Please don’t let me die today. I really don’t want to die today. How selfish was I? Just all-consumed with getting to a party. And now we’re 20 feet in the air, falling. Heading straight for the rocks. I’m going to die. And Dad too, because of me. At least Jenny got her wish.

I closed my eyes. Perhaps if I never opened them, I wouldn’t even know that I died. I clenched my teeth, preparing for the collision. When we hit the ground, the car crumpled under the force we fell at. The window shattered and shards of glass pierced my skin.

I think I’m dead. But, I’m still thinking. I can’t manage to open my eyes…


Ken Robinson and his son were driving on a late Halloween night through the infamous Manor Creek. Ken was pronounced dead on the scene, while his son, Arthur was rushed to the hospital for immediate medical attention.

The nurse hated working here. It was too stressful, all the time. She constantly felt she was on the verge of burning out. She inspected his heart rate, her fingers trembling. She was a new transfer to the emergency department, and still felt oozy at the sight of blood. Arthur’s heart rate was a bit slow but perhaps there was hope. She needed to move fast.

She pushed him hastily into the emergency room. She locked eyes with the doctor who stood agape at the door frame, frozen. She looked to the ground hesitantly.

The doctor was hard to read to her, a little stern and always seemed to wear a disapproving, cold look. But this time, it appeared to be a little more serious. Maybe she detected a hint of emotion. Did she do something wrong?

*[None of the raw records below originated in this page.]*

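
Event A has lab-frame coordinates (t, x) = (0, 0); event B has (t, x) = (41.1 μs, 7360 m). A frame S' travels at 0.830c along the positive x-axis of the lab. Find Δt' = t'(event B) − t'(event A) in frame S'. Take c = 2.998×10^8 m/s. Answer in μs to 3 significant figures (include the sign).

γ = 1/√(1 − 0.830²) = 1.7929
Δt' = γ(Δt − vΔx/c²) = 1.7929 × (41.1 μs − 0.830×7360 m / (2.998×10^8 m/s))
= 1.7929 × (20.724 μs) = 37.2 μs

Δt' ≈ 37.2 μs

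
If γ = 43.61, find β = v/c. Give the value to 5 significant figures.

β = √(1 − 1/γ²) = √(1 − 1/43.61²) = √(0.9994742) = 0.99974

β ≈ 0.99974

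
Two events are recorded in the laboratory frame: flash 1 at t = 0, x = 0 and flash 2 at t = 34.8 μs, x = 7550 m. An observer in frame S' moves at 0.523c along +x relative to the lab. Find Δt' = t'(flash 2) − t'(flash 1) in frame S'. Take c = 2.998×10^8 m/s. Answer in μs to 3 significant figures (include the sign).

γ = 1/√(1 − 0.523²) = 1.1733
Δt' = γ(Δt − vΔx/c²) = 1.1733 × (34.8 μs − 0.523×7550 m / (2.998×10^8 m/s))
= 1.1733 × (21.629 μs) = 25.4 μs

Δt' ≈ 25.4 μs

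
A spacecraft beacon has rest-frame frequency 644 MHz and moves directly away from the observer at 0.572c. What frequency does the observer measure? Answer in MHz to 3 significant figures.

Relativistic Doppler: f_obs = f_src √((1−β)/(1+β))
= 644 × √(0.42800/1.5720) = 644 × 0.52179 = 336 MHz

f_obs ≈ 336 MHz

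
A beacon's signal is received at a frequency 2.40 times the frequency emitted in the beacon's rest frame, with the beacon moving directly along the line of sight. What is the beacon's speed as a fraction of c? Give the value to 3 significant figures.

β ≈ 0.704

f_obs/f_src = √((1+β)/(1−β)) = 2.40  ⇒  (1+β)/(1−β) = 5.7600
β = |1 − D²|/(1 + D²) = |1 − 5.7600|/(1 + 5.7600) = 0.704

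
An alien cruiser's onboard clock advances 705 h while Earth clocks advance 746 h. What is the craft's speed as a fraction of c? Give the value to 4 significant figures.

γ = Δt/τ₀ = 746/705 = 1.05816
β = √(1 − 1/γ²) = √(1 − 1/1.05816²) = 0.3270

β ≈ 0.3270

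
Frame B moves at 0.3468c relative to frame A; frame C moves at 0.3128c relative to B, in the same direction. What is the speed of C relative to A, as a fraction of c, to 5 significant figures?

Compose boost 2: (0.3128 + 0.3468)/(1 + 0.3128×0.3468) = 0.65960/1.108479 = 0.59505

u ≈ 0.59505c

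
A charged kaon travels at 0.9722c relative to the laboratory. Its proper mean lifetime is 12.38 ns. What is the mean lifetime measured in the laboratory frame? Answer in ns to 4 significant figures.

Δt ≈ 52.87 ns

γ = 1/√(1 − 0.9722²) = 4.27073
Time dilation: Δt = γτ₀ = 4.27073 × 12.38 ns = 52.87 ns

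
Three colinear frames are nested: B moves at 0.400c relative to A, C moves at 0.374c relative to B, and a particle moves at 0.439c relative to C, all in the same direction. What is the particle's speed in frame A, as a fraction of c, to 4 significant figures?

u ≈ 0.8585c

Compose boost 2: (0.374 + 0.400)/(1 + 0.374×0.400) = 0.7740/1.14960 = 0.673278
Compose boost 3: (0.439 + 0.673278)/(1 + 0.439×0.673278) = 1.11228/1.29557 = 0.8585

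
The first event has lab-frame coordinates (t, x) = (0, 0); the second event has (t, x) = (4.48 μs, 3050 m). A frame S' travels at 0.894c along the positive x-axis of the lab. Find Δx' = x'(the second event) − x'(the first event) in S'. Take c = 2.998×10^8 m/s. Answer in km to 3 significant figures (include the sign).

γ = 1/√(1 − 0.894²) = 2.2318
Δx' = γ(Δx − vΔt) = 2.2318 × (3050 m − 0.894×(2.998×10^8 m/s)×4.48×10^-6 s)
= 2.2318 × (1849.3 m) = 4.13 km

Δx' ≈ 4.13 km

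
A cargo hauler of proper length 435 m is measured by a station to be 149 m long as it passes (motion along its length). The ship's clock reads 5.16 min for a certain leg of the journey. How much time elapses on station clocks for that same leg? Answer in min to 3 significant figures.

Δt ≈ 15.1 min

Length contraction ⇒ γ = L₀/L = 435/149 = 2.9195
Time dilation: Δt = γτ₀ = 2.9195 × 5.16 min = 15.1 min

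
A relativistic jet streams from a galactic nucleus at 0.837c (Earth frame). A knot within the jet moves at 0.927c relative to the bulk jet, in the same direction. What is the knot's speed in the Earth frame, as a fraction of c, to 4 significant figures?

u ≈ 0.9933c

Relativistic velocity addition: u = (u' + v)/(1 + u'v/c²)
= (0.927 + 0.837)/(1 + 0.927×0.837) = 1.764/1.77590 = 0.9933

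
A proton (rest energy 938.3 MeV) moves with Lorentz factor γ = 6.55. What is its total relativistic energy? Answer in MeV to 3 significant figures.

E ≈ 6150 MeV

γ = 6.55 (given)
E = γm₀c² = 6.55 × 938.3 MeV = 6150 MeV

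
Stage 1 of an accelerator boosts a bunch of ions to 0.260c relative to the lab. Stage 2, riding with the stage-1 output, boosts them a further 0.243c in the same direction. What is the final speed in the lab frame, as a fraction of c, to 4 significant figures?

Compose boost 2: (0.243 + 0.260)/(1 + 0.243×0.260) = 0.5030/1.06318 = 0.4731

u ≈ 0.4731c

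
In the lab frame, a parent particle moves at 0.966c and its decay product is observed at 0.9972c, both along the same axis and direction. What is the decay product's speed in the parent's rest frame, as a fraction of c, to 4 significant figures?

u' ≈ 0.8500c

Inverse velocity addition: u' = (u − v)/(1 − uv/c²)
= (0.9972 − 0.966)/(1 − 0.9972×0.966) = 0.03120/0.0367048 = 0.8500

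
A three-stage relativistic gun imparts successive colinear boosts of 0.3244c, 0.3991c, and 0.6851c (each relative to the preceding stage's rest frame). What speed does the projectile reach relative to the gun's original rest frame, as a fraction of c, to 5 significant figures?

u ≈ 0.92134c

Compose boost 2: (0.3991 + 0.3244)/(1 + 0.3991×0.3244) = 0.72350/1.129468 = 0.6405670
Compose boost 3: (0.6851 + 0.6405670)/(1 + 0.6851×0.6405670) = 1.325667/1.438852 = 0.92134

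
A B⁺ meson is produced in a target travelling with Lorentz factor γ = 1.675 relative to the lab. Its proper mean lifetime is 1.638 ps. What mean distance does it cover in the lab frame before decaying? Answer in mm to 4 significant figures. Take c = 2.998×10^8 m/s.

d ≈ 0.6599 mm

β = √(1 − 1/γ²) = √(1 − 1/1.675²) = 0.802230
Dilated lifetime: Δt = γτ₀ = 1.675 × 1.638 ps = 2.74365 ps
d = vΔt = 0.802230c × 2.74365 ps = 2.40509×10^8 m/s × 2.74365×10^-12 s = 0.6599 mm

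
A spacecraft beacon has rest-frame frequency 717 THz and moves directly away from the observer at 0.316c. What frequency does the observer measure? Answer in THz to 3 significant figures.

Relativistic Doppler: f_obs = f_src √((1−β)/(1+β))
= 717 × √(0.68400/1.3160) = 717 × 0.72094 = 517 THz

f_obs ≈ 517 THz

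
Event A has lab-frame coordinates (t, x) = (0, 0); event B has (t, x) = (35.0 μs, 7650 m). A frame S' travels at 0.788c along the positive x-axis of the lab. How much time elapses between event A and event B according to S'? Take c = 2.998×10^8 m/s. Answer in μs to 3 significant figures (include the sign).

γ = 1/√(1 − 0.788²) = 1.6242
Δt' = γ(Δt − vΔx/c²) = 1.6242 × (35.0 μs − 0.788×7650 m / (2.998×10^8 m/s))
= 1.6242 × (14.893 μs) = 24.2 μs

Δt' ≈ 24.2 μs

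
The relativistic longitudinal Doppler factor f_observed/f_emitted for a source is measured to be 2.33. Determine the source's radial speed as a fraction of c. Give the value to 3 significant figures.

β ≈ 0.689

f_obs/f_src = √((1+β)/(1−β)) = 2.33  ⇒  (1+β)/(1−β) = 5.4289
β = |1 − D²|/(1 + D²) = |1 − 5.4289|/(1 + 5.4289) = 0.689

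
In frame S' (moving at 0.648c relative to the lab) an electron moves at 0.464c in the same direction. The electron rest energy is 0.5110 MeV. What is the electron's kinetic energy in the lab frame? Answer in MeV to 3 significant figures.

u_lab = (0.464 + 0.648)/(1 + 0.464×0.648) = 0.854943
γ = 1/√(1 − 0.854943²) = 1.9278
K = (γ − 1)m₀c² = (1.9278 − 1) × 0.5110 = 0.92781 × 0.5110 = 0.474 MeV

K ≈ 0.474 MeV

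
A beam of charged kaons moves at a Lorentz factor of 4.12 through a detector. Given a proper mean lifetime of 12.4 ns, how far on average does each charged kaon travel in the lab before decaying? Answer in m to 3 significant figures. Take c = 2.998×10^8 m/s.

d ≈ 14.9 m

β = √(1 − 1/γ²) = √(1 − 1/4.12²) = 0.97010
Dilated lifetime: Δt = γτ₀ = 4.12 × 12.4 ns = 51.088 ns
d = vΔt = 0.97010c × 51.088 ns = 2.9084×10^8 m/s × 5.1088×10^-8 s = 14.9 m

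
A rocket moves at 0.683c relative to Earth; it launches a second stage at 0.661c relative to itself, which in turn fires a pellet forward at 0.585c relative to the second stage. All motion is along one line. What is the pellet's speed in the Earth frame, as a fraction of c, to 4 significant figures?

u ≈ 0.9801c

Compose boost 2: (0.661 + 0.683)/(1 + 0.661×0.683) = 1.344/1.45146 = 0.925962
Compose boost 3: (0.585 + 0.925962)/(1 + 0.585×0.925962) = 1.51096/1.54169 = 0.9801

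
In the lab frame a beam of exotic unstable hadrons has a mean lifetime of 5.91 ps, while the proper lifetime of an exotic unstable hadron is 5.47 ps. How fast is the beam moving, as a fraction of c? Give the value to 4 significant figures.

β ≈ 0.3786

γ = Δt/τ₀ = 5.91/5.47 = 1.08044
β = √(1 − 1/γ²) = √(1 − 1/1.08044²) = 0.3786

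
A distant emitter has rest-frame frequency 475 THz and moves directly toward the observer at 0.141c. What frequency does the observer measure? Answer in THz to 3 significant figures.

f_obs ≈ 547 THz

Relativistic Doppler: f_obs = f_src √((1+β)/(1−β))
= 475 × √(1.1410/0.85900) = 475 × 1.1525 = 547 THz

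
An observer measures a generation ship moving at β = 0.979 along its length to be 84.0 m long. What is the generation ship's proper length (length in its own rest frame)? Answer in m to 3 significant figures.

L₀ ≈ 412 m

γ = 1/√(1 − 0.979²) = 4.9053
L₀ = γL = 4.9053 × 84.0 = 412 m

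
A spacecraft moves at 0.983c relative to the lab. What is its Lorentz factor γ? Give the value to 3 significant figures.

γ ≈ 5.45

γ = 1/√(1 − β²) = 1/√(1 − 0.983²) = 1/√(0.033711) = 5.45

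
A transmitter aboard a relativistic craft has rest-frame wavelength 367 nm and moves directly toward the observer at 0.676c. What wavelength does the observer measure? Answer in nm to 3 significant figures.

λ_obs ≈ 161 nm

Relativistic Doppler: λ_obs = λ_src √((1−β)/(1+β))
= 367 × √(0.32400/1.6760) = 367 × 0.43968 = 161 nm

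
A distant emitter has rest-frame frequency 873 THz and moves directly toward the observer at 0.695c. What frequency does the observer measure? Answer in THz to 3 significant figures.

Relativistic Doppler: f_obs = f_src √((1+β)/(1−β))
= 873 × √(1.6950/0.30500) = 873 × 2.3574 = 2060 THz

f_obs ≈ 2060 THz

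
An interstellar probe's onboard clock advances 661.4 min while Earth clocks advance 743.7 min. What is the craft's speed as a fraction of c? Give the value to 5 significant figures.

β ≈ 0.45725

γ = Δt/τ₀ = 743.7/661.4 = 1.124433
β = √(1 − 1/γ²) = √(1 − 1/1.124433²) = 0.45725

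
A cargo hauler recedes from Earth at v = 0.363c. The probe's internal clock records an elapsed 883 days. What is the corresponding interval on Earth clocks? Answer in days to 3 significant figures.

Δt ≈ 948 days

γ = 1/√(1 − 0.363²) = 1.0732
Time dilation: Δt = γτ₀ = 1.0732 × 883 days = 948 days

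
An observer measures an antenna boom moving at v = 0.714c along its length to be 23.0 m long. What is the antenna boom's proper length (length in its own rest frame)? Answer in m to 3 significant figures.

γ = 1/√(1 − 0.714²) = 1.4283
L₀ = γL = 1.4283 × 23.0 = 32.9 m

L₀ ≈ 32.9 m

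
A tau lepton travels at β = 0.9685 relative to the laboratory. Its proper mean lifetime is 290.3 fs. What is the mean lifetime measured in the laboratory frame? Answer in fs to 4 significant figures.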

“Are you alright, Doctor?”

Life stopped momentarily.

“I can’t operate on him.”

The doctor tried to keep a cool demeanor, but struggled to choke out the words.

“Why not?”

“This is my son.”

A cold, uncomfortable silence sheathed the operating room.

















Dr. Lisa Robinson attended the funeral, clutching a bouquet of red flowers, tears streaming down her face. No one expected the swift turn of events.



Maybe you noticed something about this story that felt odd or confusing to you. Maybe you didn't.

Whatever your reaction was, the intention behind writing out this story is to indulge this famous riddle, or ‘paradox’ of sorts. When I first read the riddle, I had a similar reaction to what this article here outlines. I was surprised (maybe disappointed) in my response, maybe you were with yours as well.

It’s important to acknowledge these unconscious biases and work towards minimizing them. It’s difficult, but we can all do better.